Comment comprendre alors, si les travaux de mise en sécurité sont nécessaires, que cela devienne l’anéantissement de ce site avec un projet démesuré et incompréhensible pour nombre de riverains. Or, il semblerait par ailleurs qu’il n’y ait pas eu d’étude d’impact sur l’aval alors que c’était l’objet même de ces travaux. Pouvez-vous nous confirmer ou infirmer cette information ? Et si vous l’infirmer, pourriez-vous nous transmettre cette étude d’impact ?

Monsieur le président, nous vous savons un farouche défenseur du patrimoine ayant l’ambition d’un CMN vert. Nous pensons que l’irréparable n’est pas encore advenu si une volonté politique de sauvegarde de ce patrimoine végétal se fait sentir.

Ainsi, alors que 18 arbres ont déjà été abattus, il nous semble qu’il est encore en votre pouvoir de reprendre à leurs bases les études sur la sécurisation des digues pour :

  • replanter des arbres en remplacement de ceux déjà coupés sur la digue du vieil étang ;
  • sauvegarder 14 arbres dont 7 tilleuls centenaires qui figurent dans la plupart des œuvres de Corot ;
  • respecter le cadre esthétique de ce lieu en évitant des passerelles qui dénatureront le cadre paysager ;
  • ramener à la raison un projet de bétonisation qui semble ne pas prendre tous les facteurs en considération – on pense notamment au déversoir qui devrait se jeter dans le ru de la Ronce età l’Aqueduc construit sous Louis XIV, classé , qui amène l’eau des étangs au Domaine de Saint Cloud et qui présente des fragilités ;
  • de relancer l’opération de curage de l’étang neuf ;
  • de reclasser l’ouvrage en digue, un barrage semblant disproportionné sur ces étangs pour une éventuelle crue tricentenale.

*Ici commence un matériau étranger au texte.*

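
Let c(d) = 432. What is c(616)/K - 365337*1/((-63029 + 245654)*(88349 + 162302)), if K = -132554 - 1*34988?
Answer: -3306011547609/1278209719565875 ≈ -0.0025864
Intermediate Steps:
K = -167542 (K = -132554 - 34988 = -167542)
c(616)/K - 365337*1/((-63029 + 245654)*(88349 + 162302)) = 432/(-167542) - 365337*1/((-63029 + 245654)*(88349 + 162302)) = 432*(-1/167542) - 365337/(250651*182625) = -216/83771 - 365337/45775138875 = -216/83771 - 365337*1/45775138875 = -216/83771 - 121779/15258379625 = -3306011547609/1278209719565875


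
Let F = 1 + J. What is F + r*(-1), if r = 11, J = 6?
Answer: -4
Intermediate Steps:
F = 7 (F = 1 + 6 = 7)
F + r*(-1) = 7 + 11*(-1) = 7 - 11 = -4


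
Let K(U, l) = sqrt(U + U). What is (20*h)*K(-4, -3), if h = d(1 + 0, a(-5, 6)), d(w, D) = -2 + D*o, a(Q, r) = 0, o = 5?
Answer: -80*I*sqrt(2) ≈ -113.14*I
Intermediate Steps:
d(w, D) = -2 + 5*D (d(w, D) = -2 + D*5 = -2 + 5*D)
h = -2 (h = -2 + 5*0 = -2 + 0 = -2)
K(U, l) = sqrt(2)*sqrt(U) (K(U, l) = sqrt(2*U) = sqrt(2)*sqrt(U))
(20*h)*K(-4, -3) = (20*(-2))*(sqrt(2)*sqrt(-4)) = -40*sqrt(2)*2*I = -80*I*sqrt(2)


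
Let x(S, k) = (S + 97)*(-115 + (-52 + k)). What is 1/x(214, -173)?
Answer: -1/105740 ≈ -9.4572e-6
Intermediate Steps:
x(S, k) = (-167 + k)*(97 + S) (x(S, k) = (97 + S)*(-167 + k) = (-167 + k)*(97 + S))
1/x(214, -173) = 1/(-16199 - 167*214 + 97*(-173) + 214*(-173)) = 1/(-16199 - 35738 - 16781 - 37022) = 1/(-105740) = -1/105740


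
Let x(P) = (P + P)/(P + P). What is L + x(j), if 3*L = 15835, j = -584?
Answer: 15838/3 ≈ 5279.3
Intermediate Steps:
x(P) = 1 (x(P) = (2*P)/((2*P)) = (2*P)*(1/(2*P)) = 1)
L = 15835/3 (L = (⅓)*15835 = 15835/3 ≈ 5278.3)
L + x(j) = 15835/3 + 1 = 15838/3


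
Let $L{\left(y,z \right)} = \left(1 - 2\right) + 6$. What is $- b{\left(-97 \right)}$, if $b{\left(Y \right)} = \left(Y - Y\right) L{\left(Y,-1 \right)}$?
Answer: $0$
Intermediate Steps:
$L{\left(y,z \right)} = 5$ ($L{\left(y,z \right)} = -1 + 6 = 5$)
$b{\left(Y \right)} = 0$ ($b{\left(Y \right)} = \left(Y - Y\right) 5 = 0 \cdot 5 = 0$)
$- b{\left(-97 \right)} = \left(-1\right) 0 = 0$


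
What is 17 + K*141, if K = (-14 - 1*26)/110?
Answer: -377/11 ≈ -34.273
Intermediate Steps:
K = -4/11 (K = (-14 - 26)*(1/110) = -40*1/110 = -4/11 ≈ -0.36364)
17 + K*141 = 17 - 4/11*141 = 17 - 564/11 = -377/11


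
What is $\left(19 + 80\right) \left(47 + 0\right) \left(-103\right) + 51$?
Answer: $-479208$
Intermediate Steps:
$\left(19 + 80\right) \left(47 + 0\right) \left(-103\right) + 51 = 99 \cdot 47 \left(-103\right) + 51 = 4653 \left(-103\right) + 51 = -479259 + 51 = -479208$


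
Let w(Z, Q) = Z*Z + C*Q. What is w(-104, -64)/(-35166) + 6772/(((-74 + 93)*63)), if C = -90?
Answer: 36383780/7015617 ≈ 5.1861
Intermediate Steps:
w(Z, Q) = Z**2 - 90*Q (w(Z, Q) = Z*Z - 90*Q = Z**2 - 90*Q)
w(-104, -64)/(-35166) + 6772/(((-74 + 93)*63)) = ((-104)**2 - 90*(-64))/(-35166) + 6772/(((-74 + 93)*63)) = (10816 + 5760)*(-1/35166) + 6772/((19*63)) = 16576*(-1/35166) + 6772/1197 = -8288/17583 + 6772*(1/1197) = -8288/17583 + 6772/1197 = 36383780/7015617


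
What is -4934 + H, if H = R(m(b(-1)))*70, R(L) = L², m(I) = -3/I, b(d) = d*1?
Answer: -4304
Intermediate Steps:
b(d) = d
H = 630 (H = (-3/(-1))²*70 = (-3*(-1))²*70 = 3²*70 = 9*70 = 630)
-4934 + H = -4934 + 630 = -4304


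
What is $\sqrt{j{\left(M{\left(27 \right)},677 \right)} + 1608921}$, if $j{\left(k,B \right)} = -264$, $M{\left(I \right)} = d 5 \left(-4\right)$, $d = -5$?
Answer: $\sqrt{1608657} \approx 1268.3$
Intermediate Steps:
$M{\left(I \right)} = 100$ ($M{\left(I \right)} = \left(-5\right) 5 \left(-4\right) = \left(-25\right) \left(-4\right) = 100$)
$\sqrt{j{\left(M{\left(27 \right)},677 \right)} + 1608921} = \sqrt{-264 + 1608921} = \sqrt{1608657}$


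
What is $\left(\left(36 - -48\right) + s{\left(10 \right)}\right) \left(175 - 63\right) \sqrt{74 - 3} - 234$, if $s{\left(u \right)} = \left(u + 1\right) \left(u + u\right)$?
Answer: $-234 + 34048 \sqrt{71} \approx 2.8666 \cdot 10^{5}$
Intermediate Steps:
$s{\left(u \right)} = 2 u \left(1 + u\right)$ ($s{\left(u \right)} = \left(1 + u\right) 2 u = 2 u \left(1 + u\right)$)
$\left(\left(36 - -48\right) + s{\left(10 \right)}\right) \left(175 - 63\right) \sqrt{74 - 3} - 234 = \left(\left(36 - -48\right) + 2 \cdot 10 \left(1 + 10\right)\right) \left(175 - 63\right) \sqrt{74 - 3} - 234 = \left(\left(36 + 48\right) + 2 \cdot 10 \cdot 11\right) 112 \sqrt{71} - 234 = \left(84 + 220\right) 112 \sqrt{71} - 234 = 304 \cdot 112 \sqrt{71} - 234 = 34048 \sqrt{71} - 234 = -234 + 34048 \sqrt{71}$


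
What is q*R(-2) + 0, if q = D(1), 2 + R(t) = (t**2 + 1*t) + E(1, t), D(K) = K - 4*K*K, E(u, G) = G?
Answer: 6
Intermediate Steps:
D(K) = K - 4*K**2
R(t) = -2 + t**2 + 2*t (R(t) = -2 + ((t**2 + 1*t) + t) = -2 + ((t**2 + t) + t) = -2 + ((t + t**2) + t) = -2 + (t**2 + 2*t) = -2 + t**2 + 2*t)
q = -3 (q = 1*(1 - 4*1) = 1*(1 - 4) = 1*(-3) = -3)
q*R(-2) + 0 = -3*(-2 + (-2)**2 + 2*(-2)) + 0 = -3*(-2 + 4 - 4) + 0 = -3*(-2) + 0 = 6 + 0 = 6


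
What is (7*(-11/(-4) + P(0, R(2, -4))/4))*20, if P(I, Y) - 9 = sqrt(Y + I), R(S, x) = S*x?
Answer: 700 + 70*I*sqrt(2) ≈ 700.0 + 98.995*I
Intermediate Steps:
P(I, Y) = 9 + sqrt(I + Y) (P(I, Y) = 9 + sqrt(Y + I) = 9 + sqrt(I + Y))
(7*(-11/(-4) + P(0, R(2, -4))/4))*20 = (7*(-11/(-4) + (9 + sqrt(0 + 2*(-4)))/4))*20 = (7*(-11*(-1/4) + (9 + sqrt(0 - 8))*(1/4)))*20 = (7*(11/4 + (9 + sqrt(-8))*(1/4)))*20 = (7*(11/4 + (9 + 2*I*sqrt(2))*(1/4)))*20 = (7*(11/4 + (9/4 + I*sqrt(2)/2)))*20 = (7*(5 + I*sqrt(2)/2))*20 = (35 + 7*I*sqrt(2)/2)*20 = 700 + 70*I*sqrt(2)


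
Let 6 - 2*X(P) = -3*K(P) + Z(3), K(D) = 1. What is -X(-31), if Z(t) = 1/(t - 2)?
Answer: -4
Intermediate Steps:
Z(t) = 1/(-2 + t)
X(P) = 4 (X(P) = 3 - (-3*1 + 1/(-2 + 3))/2 = 3 - (-3 + 1/1)/2 = 3 - (-3 + 1)/2 = 3 - 1/2*(-2) = 3 + 1 = 4)
-X(-31) = -1*4 = -4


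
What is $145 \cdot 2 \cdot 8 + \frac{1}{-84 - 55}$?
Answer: $\frac{322479}{139} \approx 2320.0$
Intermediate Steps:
$145 \cdot 2 \cdot 8 + \frac{1}{-84 - 55} = 145 \cdot 16 + \frac{1}{-139} = 2320 - \frac{1}{139} = \frac{322479}{139}$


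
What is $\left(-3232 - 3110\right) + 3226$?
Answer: $-3116$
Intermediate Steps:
$\left(-3232 - 3110\right) + 3226 = -6342 + 3226 = -3116$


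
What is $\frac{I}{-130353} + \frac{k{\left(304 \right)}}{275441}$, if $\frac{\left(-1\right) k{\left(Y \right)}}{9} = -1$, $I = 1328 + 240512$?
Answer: $- \frac{66611478263}{35904560673} \approx -1.8552$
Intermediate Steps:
$I = 241840$
$k{\left(Y \right)} = 9$ ($k{\left(Y \right)} = \left(-9\right) \left(-1\right) = 9$)
$\frac{I}{-130353} + \frac{k{\left(304 \right)}}{275441} = \frac{241840}{-130353} + \frac{9}{275441} = 241840 \left(- \frac{1}{130353}\right) + 9 \cdot \frac{1}{275441} = - \frac{241840}{130353} + \frac{9}{275441} = - \frac{66611478263}{35904560673}$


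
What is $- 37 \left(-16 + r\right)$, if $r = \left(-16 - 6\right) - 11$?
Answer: $1813$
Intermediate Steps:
$r = -33$ ($r = -22 - 11 = -33$)
$- 37 \left(-16 + r\right) = - 37 \left(-16 - 33\right) = \left(-37\right) \left(-49\right) = 1813$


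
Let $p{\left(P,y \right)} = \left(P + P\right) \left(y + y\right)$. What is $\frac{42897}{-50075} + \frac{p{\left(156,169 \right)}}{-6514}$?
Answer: $- \frac{2780070129}{163094275} \approx -17.046$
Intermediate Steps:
$p{\left(P,y \right)} = 4 P y$ ($p{\left(P,y \right)} = 2 P 2 y = 4 P y$)
$\frac{42897}{-50075} + \frac{p{\left(156,169 \right)}}{-6514} = \frac{42897}{-50075} + \frac{4 \cdot 156 \cdot 169}{-6514} = 42897 \left(- \frac{1}{50075}\right) + 105456 \left(- \frac{1}{6514}\right) = - \frac{42897}{50075} - \frac{52728}{3257} = - \frac{2780070129}{163094275}$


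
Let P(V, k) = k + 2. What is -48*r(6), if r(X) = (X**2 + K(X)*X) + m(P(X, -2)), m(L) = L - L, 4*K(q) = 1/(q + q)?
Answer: -1734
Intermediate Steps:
P(V, k) = 2 + k
K(q) = 1/(8*q) (K(q) = 1/(4*(q + q)) = 1/(4*((2*q))) = (1/(2*q))/4 = 1/(8*q))
m(L) = 0
r(X) = 1/8 + X**2 (r(X) = (X**2 + (1/(8*X))*X) + 0 = (X**2 + 1/8) + 0 = (1/8 + X**2) + 0 = 1/8 + X**2)
-48*r(6) = -48*(1/8 + 6**2) = -48*(1/8 + 36) = -48*289/8 = -1734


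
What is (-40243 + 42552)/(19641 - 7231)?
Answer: 2309/12410 ≈ 0.18606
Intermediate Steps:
(-40243 + 42552)/(19641 - 7231) = 2309/12410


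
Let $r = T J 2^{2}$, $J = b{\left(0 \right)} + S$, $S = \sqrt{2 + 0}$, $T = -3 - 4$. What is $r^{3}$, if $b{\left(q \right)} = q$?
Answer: $- 43904 \sqrt{2} \approx -62090.0$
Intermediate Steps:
$T = -7$
$S = \sqrt{2} \approx 1.4142$
$J = \sqrt{2}$ ($J = 0 + \sqrt{2} = \sqrt{2} \approx 1.4142$)
$r = - 28 \sqrt{2}$ ($r = - 7 \sqrt{2} \cdot 2^{2} = - 7 \sqrt{2} \cdot 4 = - 28 \sqrt{2} \approx -39.598$)
$r^{3} = \left(- 28 \sqrt{2}\right)^{3} = - 43904 \sqrt{2}$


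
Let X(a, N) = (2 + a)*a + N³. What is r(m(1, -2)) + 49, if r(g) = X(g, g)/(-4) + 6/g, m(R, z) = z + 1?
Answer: 87/2 ≈ 43.500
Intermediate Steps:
m(R, z) = 1 + z
X(a, N) = N³ + a*(2 + a) (X(a, N) = a*(2 + a) + N³ = N³ + a*(2 + a))
r(g) = 6/g - g/2 - g²/4 - g³/4 (r(g) = (g³ + g² + 2*g)/(-4) + 6/g = (g² + g³ + 2*g)*(-¼) + 6/g = (-g/2 - g²/4 - g³/4) + 6/g = 6/g - g/2 - g²/4 - g³/4)
r(m(1, -2)) + 49 = (24 - (1 - 2)²*(2 + (1 - 2) + (1 - 2)²))/(4*(1 - 2)) + 49 = (¼)*(24 - 1*(-1)²*(2 - 1 + (-1)²))/(-1) + 49 = (¼)*(-1)*(24 - 1*1*(2 - 1 + 1)) + 49 = (¼)*(-1)*(24 - 1*1*2) + 49 = (¼)*(-1)*(24 - 2) + 49 = (¼)*(-1)*22 + 49 = -11/2 + 49 = 87/2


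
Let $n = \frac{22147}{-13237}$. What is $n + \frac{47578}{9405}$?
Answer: $\frac{421497451}{124493985} \approx 3.3857$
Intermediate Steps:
$n = - \frac{22147}{13237}$ ($n = 22147 \left(- \frac{1}{13237}\right) = - \frac{22147}{13237} \approx -1.6731$)
$n + \frac{47578}{9405} = - \frac{22147}{13237} + \frac{47578}{9405} = \frac{421497451}{124493985}$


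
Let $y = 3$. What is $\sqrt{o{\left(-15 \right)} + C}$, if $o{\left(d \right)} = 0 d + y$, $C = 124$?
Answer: $\sqrt{127} \approx 11.269$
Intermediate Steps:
$o{\left(d \right)} = 3$ ($o{\left(d \right)} = 0 d + 3 = 0 + 3 = 3$)
$\sqrt{o{\left(-15 \right)} + C} = \sqrt{3 + 124} = \sqrt{127}$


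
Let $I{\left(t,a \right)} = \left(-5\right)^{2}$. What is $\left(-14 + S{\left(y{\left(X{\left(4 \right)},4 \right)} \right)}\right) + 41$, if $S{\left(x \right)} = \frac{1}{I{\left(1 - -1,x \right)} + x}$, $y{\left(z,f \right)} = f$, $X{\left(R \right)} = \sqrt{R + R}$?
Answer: $\frac{784}{29} \approx 27.034$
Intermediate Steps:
$X{\left(R \right)} = \sqrt{2} \sqrt{R}$ ($X{\left(R \right)} = \sqrt{2 R} = \sqrt{2} \sqrt{R}$)
$I{\left(t,a \right)} = 25$
$S{\left(x \right)} = \frac{1}{25 + x}$
$\left(-14 + S{\left(y{\left(X{\left(4 \right)},4 \right)} \right)}\right) + 41 = \left(-14 + \frac{1}{25 + 4}\right) + 41 = \left(-14 + \frac{1}{29}\right) + 41 = - \frac{405}{29} + 41 = \frac{784}{29}$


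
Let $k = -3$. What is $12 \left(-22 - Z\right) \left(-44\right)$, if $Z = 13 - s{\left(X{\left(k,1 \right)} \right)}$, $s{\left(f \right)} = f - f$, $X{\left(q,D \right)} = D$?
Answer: $18480$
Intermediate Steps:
$s{\left(f \right)} = 0$
$Z = 13$ ($Z = 13 - 0 = 13 + 0 = 13$)
$12 \left(-22 - Z\right) \left(-44\right) = 12 \left(-22 - 13\right) \left(-44\right) = 12 \left(-35\right) \left(-44\right) = \left(-420\right) \left(-44\right) = 18480$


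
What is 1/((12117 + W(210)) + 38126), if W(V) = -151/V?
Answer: 210/10550879 ≈ 1.9904e-5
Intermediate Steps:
1/((12117 + W(210)) + 38126) = 1/((12117 - 151/210) + 38126) = 1/(2544419/210 + 38126) = 1/(10550879/210) = 210/10550879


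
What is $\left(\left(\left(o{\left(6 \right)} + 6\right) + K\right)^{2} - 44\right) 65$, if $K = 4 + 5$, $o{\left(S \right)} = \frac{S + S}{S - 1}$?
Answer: $\frac{84097}{5} \approx 16819.0$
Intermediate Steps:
$o{\left(S \right)} = \frac{2 S}{-1 + S}$
$K = 9$
$\left(\left(\left(o{\left(6 \right)} + 6\right) + K\right)^{2} - 44\right) 65 = \left(\left(\left(2 \cdot 6 \frac{1}{-1 + 6} + 6\right) + 9\right)^{2} - 44\right) 65 = \left(\left(\left(2 \cdot 6 \cdot \frac{1}{5} + 6\right) + 9\right)^{2} - 44\right) 65 = \left(\left(\left(\frac{12}{5} + 6\right) + 9\right)^{2} - 44\right) 65 = \left(\left(\frac{42}{5} + 9\right)^{2} - 44\right) 65 = \left(\left(\frac{87}{5}\right)^{2} - 44\right) 65 = \left(\frac{7569}{25} - 44\right) 65 = \frac{6469}{25} \cdot 65 = \frac{84097}{5}$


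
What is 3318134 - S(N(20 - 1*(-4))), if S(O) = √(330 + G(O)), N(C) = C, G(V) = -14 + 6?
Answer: 3318134 - √322 ≈ 3.3181e+6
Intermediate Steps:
G(V) = -8
S(O) = √322 (S(O) = √(330 - 8) = √322)
3318134 - S(N(20 - 1*(-4))) = 3318134 - √322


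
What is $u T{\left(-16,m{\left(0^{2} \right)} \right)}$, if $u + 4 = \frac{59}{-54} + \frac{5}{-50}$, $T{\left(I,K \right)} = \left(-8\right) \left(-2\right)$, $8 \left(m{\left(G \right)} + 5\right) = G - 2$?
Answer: $- \frac{11216}{135} \approx -83.081$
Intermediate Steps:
$m{\left(G \right)} = - \frac{21}{4} + \frac{G}{8}$ ($m{\left(G \right)} = -5 + \frac{G - 2}{8} = -5 + \frac{-2 + G}{8} = -5 + \left(- \frac{1}{4} + \frac{G}{8}\right) = - \frac{21}{4} + \frac{G}{8}$)
$T{\left(I,K \right)} = 16$
$u = - \frac{701}{135}$ ($u = -4 + \left(\frac{59}{-54} + \frac{5}{-50}\right) = -4 + \left(59 \left(- \frac{1}{54}\right) + 5 \left(- \frac{1}{50}\right)\right) = -4 - \frac{161}{135} = - \frac{701}{135} \approx -5.1926$)
$u T{\left(-16,m{\left(0^{2} \right)} \right)} = \left(- \frac{701}{135}\right) 16 = - \frac{11216}{135}$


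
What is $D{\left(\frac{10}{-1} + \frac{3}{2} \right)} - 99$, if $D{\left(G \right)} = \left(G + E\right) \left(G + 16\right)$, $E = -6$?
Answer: $- \frac{831}{4} \approx -207.75$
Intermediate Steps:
$D{\left(G \right)} = \left(-6 + G\right) \left(16 + G\right)$ ($D{\left(G \right)} = \left(G - 6\right) \left(G + 16\right) = \left(-6 + G\right) \left(16 + G\right)$)
$D{\left(\frac{10}{-1} + \frac{3}{2} \right)} - 99 = \left(-96 + \left(\frac{10}{-1} + \frac{3}{2}\right)^{2} + 10 \left(\frac{10}{-1} + \frac{3}{2}\right)\right) - 99 = \left(-96 + \left(10 \left(-1\right) + 3 \cdot \frac{1}{2}\right)^{2} + 10 \left(10 \left(-1\right) + 3 \cdot \frac{1}{2}\right)\right) - 99 = \left(-96 + \left(-10 + \frac{3}{2}\right)^{2} + 10 \left(-10 + \frac{3}{2}\right)\right) - 99 = \left(-96 + \left(- \frac{17}{2}\right)^{2} + 10 \left(- \frac{17}{2}\right)\right) - 99 = \left(-96 + \frac{289}{4} - 85\right) - 99 = - \frac{435}{4} - 99 = - \frac{831}{4}$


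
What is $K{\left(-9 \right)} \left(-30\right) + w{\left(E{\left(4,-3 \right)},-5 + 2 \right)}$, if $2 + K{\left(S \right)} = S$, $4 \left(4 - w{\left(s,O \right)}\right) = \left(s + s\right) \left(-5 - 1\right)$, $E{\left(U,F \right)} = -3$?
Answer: $325$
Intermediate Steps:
$w{\left(s,O \right)} = 4 + 3 s$ ($w{\left(s,O \right)} = 4 - \frac{\left(s + s\right) \left(-5 - 1\right)}{4} = 4 - \frac{2 s \left(-6\right)}{4} = 4 - \frac{\left(-12\right) s}{4} = 4 + 3 s$)
$K{\left(S \right)} = -2 + S$
$K{\left(-9 \right)} \left(-30\right) + w{\left(E{\left(4,-3 \right)},-5 + 2 \right)} = \left(-2 - 9\right) \left(-30\right) + \left(4 + 3 \left(-3\right)\right) = \left(-11\right) \left(-30\right) + \left(4 - 9\right) = 330 - 5 = 325$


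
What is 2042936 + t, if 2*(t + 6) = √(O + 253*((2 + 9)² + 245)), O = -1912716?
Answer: 2042930 + I*√1820118/2 ≈ 2.0429e+6 + 674.56*I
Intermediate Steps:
t = -6 + I*√1820118/2 (t = -6 + √(-1912716 + 253*((2 + 9)² + 245))/2 = -6 + √(-1912716 + 253*(11² + 245))/2 = -6 + √(-1912716 + 253*(121 + 245))/2 = -6 + √(-1912716 + 253*366)/2 = -6 + √(-1912716 + 92598)/2 = -6 + √(-1820118)/2 = -6 + (I*√1820118)/2 = -6 + I*√1820118/2 ≈ -6.0 + 674.56*I)
2042936 + t = 2042936 + (-6 + I*√1820118/2) = 2042930 + I*√1820118/2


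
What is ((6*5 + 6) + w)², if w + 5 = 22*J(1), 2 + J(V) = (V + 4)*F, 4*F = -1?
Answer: 6561/4 ≈ 1640.3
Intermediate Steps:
F = -¼ (F = (¼)*(-1) = -¼ ≈ -0.25000)
J(V) = -3 - V/4 (J(V) = -2 + (V + 4)*(-¼) = -2 + (4 + V)*(-¼) = -2 + (-1 - V/4) = -3 - V/4)
w = -153/2 (w = -5 + 22*(-3 - ¼*1) = -5 + 22*(-3 - ¼) = -5 + 22*(-13/4) = -5 - 143/2 = -153/2 ≈ -76.500)
((6*5 + 6) + w)² = ((6*5 + 6) - 153/2)² = ((30 + 6) - 153/2)² = (36 - 153/2)² = (-81/2)² = 6561/4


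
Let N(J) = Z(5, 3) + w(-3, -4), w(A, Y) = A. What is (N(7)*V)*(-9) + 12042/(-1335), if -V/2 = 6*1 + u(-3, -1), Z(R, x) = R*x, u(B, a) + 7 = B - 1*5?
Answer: -869094/445 ≈ -1953.0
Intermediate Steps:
u(B, a) = -12 + B (u(B, a) = -7 + (B - 1*5) = -7 + (B - 5) = -7 + (-5 + B) = -12 + B)
N(J) = 12 (N(J) = 5*3 - 3 = 15 - 3 = 12)
V = 18 (V = -2*(6*1 + (-12 - 3)) = -2*(6 - 15) = -2*(-9) = 18)
(N(7)*V)*(-9) + 12042/(-1335) = (12*18)*(-9) + 12042/(-1335) = 216*(-9) + 12042*(-1/1335) = -1944 - 4014/445 = -869094/445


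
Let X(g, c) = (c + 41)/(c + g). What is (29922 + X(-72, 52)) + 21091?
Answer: 1020167/20 ≈ 51008.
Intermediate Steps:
X(g, c) = (41 + c)/(c + g)
(29922 + X(-72, 52)) + 21091 = (29922 + (41 + 52)/(52 - 72)) + 21091 = (29922 + 93/(-20)) + 21091 = (29922 - 1/20*93) + 21091 = (29922 - 93/20) + 21091 = 598347/20 + 21091 = 1020167/20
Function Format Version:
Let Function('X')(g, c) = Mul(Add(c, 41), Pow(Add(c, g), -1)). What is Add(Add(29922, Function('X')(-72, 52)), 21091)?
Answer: Rational(1020167, 20) ≈ 51008.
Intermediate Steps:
Function('X')(g, c) = Mul(Pow(Add(c, g), -1), Add(41, c)) (Function('X')(g, c) = Mul(Add(41, c), Pow(Add(c, g), -1)) = Mul(Pow(Add(c, g), -1), Add(41, c)))
Add(Add(29922, Function('X')(-72, 52)), 21091) = Add(Add(29922, Mul(Pow(Add(52, -72), -1), Add(41, 52))), 21091) = Add(Add(29922, Mul(Pow(-20, -1), 93)), 21091) = Add(Add(29922, Mul(Rational(-1, 20), 93)), 21091) = Add(Add(29922, Rational(-93, 20)), 21091) = Add(Rational(598347, 20), 21091) = Rational(1020167, 20)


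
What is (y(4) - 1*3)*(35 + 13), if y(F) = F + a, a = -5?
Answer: -192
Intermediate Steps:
y(F) = -5 + F (y(F) = F - 5 = -5 + F)
(y(4) - 1*3)*(35 + 13) = ((-5 + 4) - 1*3)*(35 + 13) = (-1 - 3)*48 = -4*48 = -192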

Nous pensons que l’Etat se doit de sauvegarder les étangs de Corot au regard de ses liens intimes avec le domaine de Saint-Cloud et pour ce qu’ils représentent dans l’histoire de l’Art.

L’Etat se doit aussi d’inscrire les monuments dans leurs territoires. Nous pensons qu’il serait préjudiciable pour l’image du CMN comme du ministère de la culture de défigurer ce cadre de verdure et de culture pour les habitant.e.s de Ville d’Avray et ses environs.

Vous le savez, la démocratisation culturelle est un enjeu important pour la CGT tout autant que la démocratie culturelle. A quelques jours des Journées européennes du patrimoine, il nous semble important que les citoyen.ne.s aient non seulement accès au patrimoine – architectural et végétal – mais aussi que ces derniers soient informés et entendus comme acteurs et actrices de  la protection du patrimoine. Nous pensons que les associations de protection de la faune et de la flore auraient pour de tels projets, un rôle important à jouer avec une expertise qui pourrait être précieuse pour l’établissement dans les travaux à mener et dans les médiations de ce patrimoine environnemental à faire comme d’ailleurs cela se fait déjà dans d’autres sites du CMN.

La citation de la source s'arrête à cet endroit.